I recently had the wonderful opportunity of going to a performance of Handel's oratorio, Elijah. The story of Elijah has always been one of my very favorite Bible stories, and this oratorio about his life and mission touched me so deeply that I literally wept. And coming away from that experience, I immediately knew what I wanted my next read to be. I had to wait a little bit while I finished Dearly Departed, by Tristi Pinkston (which I'll be reviewing for Tristi's blog tour on March 1, so check back then), but I finished it Friday night and immediately picked up The Chariot of Israel, by James S. Sangster. This book is so out of print, it doesn't even show up on Goodreads! But my mother bought a used copy for 10 cents when I was in junior high, and this book immediately fired my imagination. Partly because I had never pictured Elijah as an old gray haired prophet when I heard his story. For some reason, I'd always, always pictured him in my mind as a much younger man with long black hair. So imagine my excitement when I opened the pages of The Chariot of Israel and read a description of Elijah with...yes! long black hair!
But beyond this coincidence, The Chariot of Israel turned out to simply be a wonderfully written retelling of the story of Elijah. Several scenes from this book, including the falling of Elijah's mantle to the shoulders of his successor, Elisha, when the chariot of Israel takes him up at the end, have remained vivid memories through the years and linger with me even today whenever I read the story directly from the Bible.

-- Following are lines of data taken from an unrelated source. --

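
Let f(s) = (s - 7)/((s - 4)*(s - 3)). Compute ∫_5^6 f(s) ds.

-7*log(2) + 4*log(3)

Factor the denominator: s**2 - 7*s + 12 = (s - 3)(s - 4).
Partial fractions: (s - 7)/((s - 4)*(s - 3)) = 4/(s - 3) - 3/(s - 4).
An antiderivative is F(s) = -3*log(s - 4) + 4*log(s - 3).
Then F(6) - F(5) = (log(81/8)) - (log(16)) = -7*log(2) + 4*log(3).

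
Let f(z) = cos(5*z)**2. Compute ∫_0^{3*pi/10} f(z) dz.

Use the identity cos^2(5*z) = (1 + cos(10*z))/2.
An antiderivative is F(z) = z/2 + sin(10*z)/20.
Then F(3*pi/10) - F(0) = (3*pi/20) - (0) = 3*pi/20.

3*pi/20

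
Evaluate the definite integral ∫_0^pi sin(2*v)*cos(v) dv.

Use the identity sin(2*v)cos(v) = [sin(3*v) + sin(v)]/2.
An antiderivative is F(v) = -cos(v)/2 - cos(3*v)/6.
Then F(pi) - F(0) = (2/3) - (-2/3) = 4/3.

4/3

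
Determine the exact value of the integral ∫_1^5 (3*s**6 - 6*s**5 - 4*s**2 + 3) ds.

371792/21

By the power rule, an antiderivative is F(s) = 3*s**7/7 - s**6 - 4*s**3/3 + 3*s.
Then F(5) - F(1) = (371815/21) - (23/21) = 371792/21.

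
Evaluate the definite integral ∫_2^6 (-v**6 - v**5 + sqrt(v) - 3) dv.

-1002748/21 - 4*sqrt(2)/3 + 4*sqrt(6)

By the power rule, an antiderivative is F(v) = -v**7/7 - v**6/6 + 2*v**(3/2)/3 - 3*v.
Then F(6) - F(2) = (-334494/7 + 4*sqrt(6)) - (-734/21 + 4*sqrt(2)/3) = -1002748/21 - 4*sqrt(2)/3 + 4*sqrt(6).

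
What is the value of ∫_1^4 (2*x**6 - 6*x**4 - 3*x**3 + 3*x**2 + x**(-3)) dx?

By the power rule, an antiderivative is F(x) = 2*x**7/7 - 6*x**5/5 - 3*x**4/4 + x**3 - 1/(2*x**2).
Then F(4) - F(1) = (3723229/1120) - (-163/140) = 3724533/1120.

3724533/1120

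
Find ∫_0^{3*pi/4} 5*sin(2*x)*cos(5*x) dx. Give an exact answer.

Use the identity sin(2*x)cos(5*x) = [sin(7*x) + sin(-3*x)]/2.
An antiderivative is F(x) = 5*cos(3*x)/6 - 5*cos(7*x)/14.
Then F(3*pi/4) - F(0) = (25*sqrt(2)/42) - (10/21) = -10/21 + 25*sqrt(2)/42.

-10/21 + 25*sqrt(2)/42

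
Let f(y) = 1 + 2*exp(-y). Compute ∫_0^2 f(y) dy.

4 - 2*exp(-2)

An antiderivative is F(y) = y - 2*exp(-y).
Then F(2) - F(0) = (2 - 2*exp(-2)) - (-2) = 4 - 2*exp(-2).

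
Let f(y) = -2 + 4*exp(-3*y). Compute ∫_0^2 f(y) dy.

An antiderivative is F(y) = -2*y - 4*exp(-3*y)/3.
Then F(2) - F(0) = (-4 - 4*exp(-6)/3) - (-4/3) = -8/3 - 4*exp(-6)/3.

-8/3 - 4*exp(-6)/3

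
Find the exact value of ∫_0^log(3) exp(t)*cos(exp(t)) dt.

-sin(1) + sin(3)

Let u = exp(t), so du = exp(t) dt. When t = 0, u = 1; when t = log(3), u = 3.
The integral becomes ∫ cos(u) du from 1 to 3, with antiderivative sin(u).
Back in t: F(t) = sin(exp(t)).
Then F(log(3)) - F(0) = (sin(3)) - (sin(1)) = -sin(1) + sin(3).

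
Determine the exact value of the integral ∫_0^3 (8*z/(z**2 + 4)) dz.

-8*log(2) + 4*log(13)

Let u = z**2 + 4, so du = 2*z dz. When z = 0, u = 4; when z = 3, u = 13.
The integral becomes 4·∫ 1/u du from 4 to 13, with antiderivative 4*log(u).
Back in z: F(z) = 4*log(z**2 + 4).
Then F(3) - F(0) = (4*log(13)) - (8*log(2)) = -8*log(2) + 4*log(13).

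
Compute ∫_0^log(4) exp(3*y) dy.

Let u = exp(y), so du = exp(y) dy. When y = 0, u = 1; when y = log(4), u = 4.
The integral becomes ∫ u**2 du from 1 to 4, with antiderivative u**3/3.
Back in y: F(y) = exp(3*y)/3.
Then F(log(4)) - F(0) = (64/3) - (1/3) = 21.

21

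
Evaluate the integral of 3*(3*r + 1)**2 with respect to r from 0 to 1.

21

Let u = 3*r + 1, so du = 3 dr. When r = 0, u = 1; when r = 1, u = 4.
The integral becomes ∫ u**2 du from 1 to 4, with antiderivative u**3/3.
Back in r: F(r) = (3*r + 1)**3/3.
Then F(1) - F(0) = (64/3) - (1/3) = 21.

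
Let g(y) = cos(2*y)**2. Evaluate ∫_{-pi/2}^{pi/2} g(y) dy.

Use the identity cos^2(2*y) = (1 + cos(4*y))/2.
An antiderivative is F(y) = y/2 + sin(4*y)/8.
Then F(pi/2) - F(-pi/2) = (pi/4) - (-pi/4) = pi/2.

pi/2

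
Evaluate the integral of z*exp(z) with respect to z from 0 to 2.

1 + exp(2)

Integrate by parts once (u = z, dv = exp(z) dz).
An antiderivative is F(z) = (z - 1)*exp(z).
Then F(2) - F(0) = (exp(2)) - (-1) = 1 + exp(2).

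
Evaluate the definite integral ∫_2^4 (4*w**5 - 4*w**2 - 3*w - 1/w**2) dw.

31141/12

By the power rule, an antiderivative is F(w) = 2*w**6/3 - 4*w**3/3 - 3*w**2/2 + 1/w.
Then F(4) - F(2) = (31459/12) - (53/2) = 31141/12.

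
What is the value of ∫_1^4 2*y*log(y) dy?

-15/2 + 32*log(2)

Integrate by parts once (u = ln y, dv = 2*y dy).
An antiderivative is F(y) = y**2*(2*log(y) - 1)/2.
Then F(4) - F(1) = (-8 + 32*log(2)) - (-1/2) = -15/2 + 32*log(2).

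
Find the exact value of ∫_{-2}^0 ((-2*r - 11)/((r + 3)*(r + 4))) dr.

-5*log(3) + 3*log(2)

Factor the denominator: r**2 + 7*r + 12 = (r + 4)(r + 3).
Partial fractions: (-2*r - 11)/((r + 3)*(r + 4)) = 3/(r + 4) - 5/(r + 3).
An antiderivative is F(r) = -5*log(r + 3) + 3*log(r + 4).
Then F(0) - F(-2) = (-5*log(3) + 6*log(2)) - (log(8)) = -5*log(3) + 3*log(2).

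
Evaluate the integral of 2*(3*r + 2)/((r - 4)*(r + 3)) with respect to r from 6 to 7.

log(25/4)

Factor the denominator: r**2 - r - 12 = (r + 3)(r - 4).
Partial fractions: 2*(3*r + 2)/((r - 4)*(r + 3)) = 2/(r + 3) + 4/(r - 4).
An antiderivative is F(r) = 4*log(r - 4) + 2*log(r + 3).
Then F(7) - F(6) = (2*log(2) + 2*log(5) + 4*log(3)) - (4*log(2) + 4*log(3)) = log(25/4).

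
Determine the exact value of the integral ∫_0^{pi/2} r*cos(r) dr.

Integrate by parts once (u = r, dv = cos(r) dr).
An antiderivative is F(r) = r*sin(r) + cos(r).
Then F(pi/2) - F(0) = (pi/2) - (1) = -1 + pi/2.

-1 + pi/2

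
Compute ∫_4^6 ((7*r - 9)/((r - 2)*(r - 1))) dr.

Factor the denominator: r**2 - 3*r + 2 = (r - 1)(r - 2).
Partial fractions: (7*r - 9)/((r - 2)*(r - 1)) = 2/(r - 1) + 5/(r - 2).
An antiderivative is F(r) = 5*log(r - 2) + 2*log(r - 1).
Then F(6) - F(4) = (2*log(5) + 10*log(2)) - (2*log(3) + 5*log(2)) = -2*log(3) + 2*log(5) + 5*log(2).

-2*log(3) + 2*log(5) + 5*log(2)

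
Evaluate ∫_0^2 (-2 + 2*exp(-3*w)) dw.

An antiderivative is F(w) = -2*w - 2*exp(-3*w)/3.
Then F(2) - F(0) = (-4 - 2*exp(-6)/3) - (-2/3) = -10/3 - 2*exp(-6)/3.

-10/3 - 2*exp(-6)/3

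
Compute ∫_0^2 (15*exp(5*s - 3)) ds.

Let u = 5*s - 3, so du = 5 ds. When s = 0, u = -3; when s = 2, u = 7.
The integral becomes 3·∫ exp(u) du from -3 to 7, with antiderivative 3*exp(u).
Back in s: F(s) = 3*exp(5*s - 3).
Then F(2) - F(0) = (3*exp(7)) - (3*exp(-3)) = -(3 - 3*exp(10))*exp(-3).

-(3 - 3*exp(10))*exp(-3)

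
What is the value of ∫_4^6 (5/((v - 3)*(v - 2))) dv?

Factor the denominator: v**2 - 5*v + 6 = (v - 2)(v - 3).
Partial fractions: 5/((v - 3)*(v - 2)) = -5/(v - 2) + 5/(v - 3).
An antiderivative is F(v) = 5*log(v - 3) - 5*log(v - 2).
Then F(6) - F(4) = (-10*log(2) + 5*log(3)) - (-log(32)) = -5*log(2) + 5*log(3).

-5*log(2) + 5*log(3)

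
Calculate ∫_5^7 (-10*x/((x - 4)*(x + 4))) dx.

-5*log(11) + 5*log(3)

Factor the denominator: x**2 - 16 = (x + 4)(x - 4).
Partial fractions: -10*x/((x - 4)*(x + 4)) = -5/(x + 4) - 5/(x - 4).
An antiderivative is F(x) = -5*log(x - 4) - 5*log(x + 4).
Then F(7) - F(5) = (-5*log(11) - 5*log(3)) - (-10*log(3)) = -5*log(11) + 5*log(3).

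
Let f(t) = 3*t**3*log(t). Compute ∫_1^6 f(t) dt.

Integrate by parts once (u = ln t, dv = 3*t**3 dt).
An antiderivative is F(t) = 3*t**4*(4*log(t) - 1)/16.
Then F(6) - F(1) = (-243 + 972*log(2) + 972*log(3)) - (-3/16) = -3885/16 + 972*log(2) + 972*log(3).

-3885/16 + 972*log(2) + 972*log(3)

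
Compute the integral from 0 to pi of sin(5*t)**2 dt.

pi/2

Use the identity sin^2(5*t) = (1 - cos(10*t))/2.
An antiderivative is F(t) = t/2 - sin(10*t)/20.
Then F(pi) - F(0) = (pi/2) - (0) = pi/2.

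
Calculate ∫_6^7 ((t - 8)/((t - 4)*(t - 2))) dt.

-4*log(2) - 2*log(3) + 3*log(5)

Factor the denominator: t**2 - 6*t + 8 = (t - 2)(t - 4).
Partial fractions: (t - 8)/((t - 4)*(t - 2)) = 3/(t - 2) - 2/(t - 4).
An antiderivative is F(t) = -2*log(t - 4) + 3*log(t - 2).
Then F(7) - F(6) = (-2*log(3) + 3*log(5)) - (log(16)) = -4*log(2) - 2*log(3) + 3*log(5).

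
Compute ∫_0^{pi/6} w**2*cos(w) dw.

Integrate by parts twice (u = w^2, dv = cos(w) dw).
An antiderivative is F(w) = w**2*sin(w) + 2*w*cos(w) - 2*sin(w).
Then F(pi/6) - F(0) = (-1 + pi**2/72 + sqrt(3)*pi/6) - (0) = -1 + pi**2/72 + sqrt(3)*pi/6.

-1 + pi**2/72 + sqrt(3)*pi/6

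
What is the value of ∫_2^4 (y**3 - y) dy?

54

By the power rule, an antiderivative is F(y) = y**4/4 - y**2/2.
Then F(4) - F(2) = (56) - (2) = 54.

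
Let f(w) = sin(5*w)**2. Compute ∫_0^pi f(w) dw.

pi/2

Use the identity sin^2(5*w) = (1 - cos(10*w))/2.
An antiderivative is F(w) = w/2 - sin(10*w)/20.
Then F(pi) - F(0) = (pi/2) - (0) = pi/2.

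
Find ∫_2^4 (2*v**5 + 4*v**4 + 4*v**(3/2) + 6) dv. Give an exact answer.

11004/5 - 32*sqrt(2)/5

By the power rule, an antiderivative is F(v) = v**6/3 + 8*v**(5/2)/5 + 4*v**5/5 + 6*v.
Then F(4) - F(2) = (33896/15) - (32*sqrt(2)/5 + 884/15) = 11004/5 - 32*sqrt(2)/5.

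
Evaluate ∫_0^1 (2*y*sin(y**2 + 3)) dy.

cos(3) - cos(4)

Let u = y**2 + 3, so du = 2*y dy. When y = 0, u = 3; when y = 1, u = 4.
The integral becomes ∫ sin(u) du from 3 to 4, with antiderivative -cos(u).
Back in y: F(y) = -cos(y**2 + 3).
Then F(1) - F(0) = (-cos(4)) - (-cos(3)) = cos(3) - cos(4).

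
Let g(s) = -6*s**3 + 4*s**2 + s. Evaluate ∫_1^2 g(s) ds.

By the power rule, an antiderivative is F(s) = -3*s**4/2 + 4*s**3/3 + s**2/2.
Then F(2) - F(1) = (-34/3) - (1/3) = -35/3.

-35/3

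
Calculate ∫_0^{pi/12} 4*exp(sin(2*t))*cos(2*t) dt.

-2 + 2*exp(1/2)

Let u = sin(2*t), so du = 2*cos(2*t) dt. When t = 0, u = 0; when t = pi/12, u = 1/2.
The integral becomes 2·∫ exp(u) du from 0 to 1/2, with antiderivative 2*exp(u).
Back in t: F(t) = 2*exp(sin(2*t)).
Then F(pi/12) - F(0) = (2*exp(1/2)) - (2) = -2 + 2*exp(1/2).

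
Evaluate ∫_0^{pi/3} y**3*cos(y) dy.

Integrate by parts 3 times (u = y^3, dv = cos(y) dy).
An antiderivative is F(y) = y**3*sin(y) + 3*y**2*cos(y) - 6*y*sin(y) - 6*cos(y).
Then F(pi/3) - F(0) = (-sqrt(3)*pi - 3 + sqrt(3)*pi**3/54 + pi**2/6) - (-6) = -sqrt(3)*pi + sqrt(3)*pi**3/54 + pi**2/6 + 3.

-sqrt(3)*pi + sqrt(3)*pi**3/54 + pi**2/6 + 3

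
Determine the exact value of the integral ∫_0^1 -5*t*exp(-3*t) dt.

-5/9 + 20*exp(-3)/9

Integrate by parts once (u = t, dv = -5*exp(-3*t) dt).
An antiderivative is F(t) = (15*t + 5)*exp(-3*t)/9.
Then F(1) - F(0) = (20*exp(-3)/9) - (5/9) = -5/9 + 20*exp(-3)/9.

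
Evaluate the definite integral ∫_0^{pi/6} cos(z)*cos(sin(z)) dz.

Let u = sin(z), so du = cos(z) dz. When z = 0, u = 0; when z = pi/6, u = 1/2.
The integral becomes ∫ cos(u) du from 0 to 1/2, with antiderivative sin(u).
Back in z: F(z) = sin(sin(z)).
Then F(pi/6) - F(0) = (sin(1/2)) - (0) = sin(1/2).

sin(1/2)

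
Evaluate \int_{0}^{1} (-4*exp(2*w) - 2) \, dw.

-2*exp(2)

An antiderivative is F(w) = -2*exp(2*w) - 2*w.
Then F(1) - F(0) = (-2*exp(2) - 2) - (-2) = -2*exp(2).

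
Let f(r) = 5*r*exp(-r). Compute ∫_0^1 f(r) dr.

5 - 10*exp(-1)

Integrate by parts once (u = r, dv = 5*exp(-r) dr).
An antiderivative is F(r) = (-5*r - 5)*exp(-r).
Then F(1) - F(0) = (-10*exp(-1)) - (-5) = 5 - 10*exp(-1).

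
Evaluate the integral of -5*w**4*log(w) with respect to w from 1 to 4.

Integrate by parts once (u = ln w, dv = -5*w**4 dw).
An antiderivative is F(w) = -w**5*(5*log(w) - 1)/5.
Then F(4) - F(1) = (1024/5 - 2048*log(2)) - (1/5) = 1023/5 - 2048*log(2).

1023/5 - 2048*log(2)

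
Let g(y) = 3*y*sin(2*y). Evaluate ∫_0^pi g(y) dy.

Integrate by parts once (u = y, dv = 3*sin(2*y) dy).
An antiderivative is F(y) = -3*y*cos(2*y)/2 + 3*sin(2*y)/4.
Then F(pi) - F(0) = (-3*pi/2) - (0) = -3*pi/2.

-3*pi/2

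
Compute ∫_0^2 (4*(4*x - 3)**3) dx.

Let u = 4*x - 3, so du = 4 dx. When x = 0, u = -3; when x = 2, u = 5.
The integral becomes ∫ u**3 du from -3 to 5, with antiderivative u**4/4.
Back in x: F(x) = (4*x - 3)**4/4.
Then F(2) - F(0) = (625/4) - (81/4) = 136.

136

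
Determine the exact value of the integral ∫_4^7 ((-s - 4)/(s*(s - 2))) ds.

-3*log(5) - log(2) + 2*log(7)

Factor the denominator: s**2 - 2*s = s(s - 2).
Partial fractions: (-s - 4)/(s*(s - 2)) = 2/s - 3/(s - 2).
An antiderivative is F(s) = 2*log(s) - 3*log(s - 2).
Then F(7) - F(4) = (-3*log(5) + 2*log(7)) - (log(2)) = -3*log(5) - log(2) + 2*log(7).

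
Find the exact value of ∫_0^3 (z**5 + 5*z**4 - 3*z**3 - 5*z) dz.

By the power rule, an antiderivative is F(z) = z**6/6 + z**5 - 3*z**4/4 - 5*z**2/2.
Then F(3) - F(0) = (1125/4) - (0) = 1125/4.

1125/4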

I have long since lost the dust cover from my copy, so I don't even have a blurb to share with you. But look what I found on Amazon! A review of The Chariot of Israel...by me! (Posted the last time I read it in 2008.) For what it's worth, this is what I wrote:
One of my favorite retellings of the story of Elijah in the Bible. Elijah is no grey-bearded, elderly prophet here, but a dark-haired wild man uniquely in tune and obedient to the commands of Jehovah, yet completely human in his occasional struggles with his faith. Good luck finding a copy to buy, but you'll be rewarded if you do.
I'll share a Tuesday Teaser with you on Tuesday, just in case you're able to track this book down on interlibrary loan or something!
PS The Chariot of Israel now appears on Goodreads, because I just created a profile for it there!